The one thing that does surprise me about everything I’ve read, my mother didn’t have a single bodyguard with her. It’s surprising because my father is so strict about my sisters and I not going out alone, or even Vanessa or Cole being unprotected, despite how much we all bitch about it.
I think I’m finally starting to understand why he’s so insistent about the extra security.
24
Cole
“How would we know where Cass went on her date?” Mike asks when we’re walking out of the sports bar.
“Because we’re going to ask her guards, you dipshit,” August tells him as his eyes scan the dark parking lot. His phone is already in his hand, as if he’s ready to text or call them just as soon as we get safely to the SUV. The guy takes his job seriously, that’s for sure.

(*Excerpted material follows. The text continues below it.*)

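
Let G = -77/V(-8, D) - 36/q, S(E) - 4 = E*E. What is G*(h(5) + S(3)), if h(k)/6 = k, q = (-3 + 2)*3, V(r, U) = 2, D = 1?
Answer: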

“Uh,” Mike starts. “Why do you care where they went?”
“It’s complicated,” I mutter.
“Are we going to need backup?” August asks seriously while holding the rear passenger door open for me. I’ll never get used to being part of a rich mobster family even if I become the one in charge.
“I promise I won’t interrupt their date. I’ll just…observe,” I tell him.
“Yeah, right,” he huffs with a roll of his eyes before he slams my door shut. What I’m asking them to do is incredibly stupid. I know that. But then I thankfully hear August say to Mike through the door, “You drive. I’ll see what I can find out.”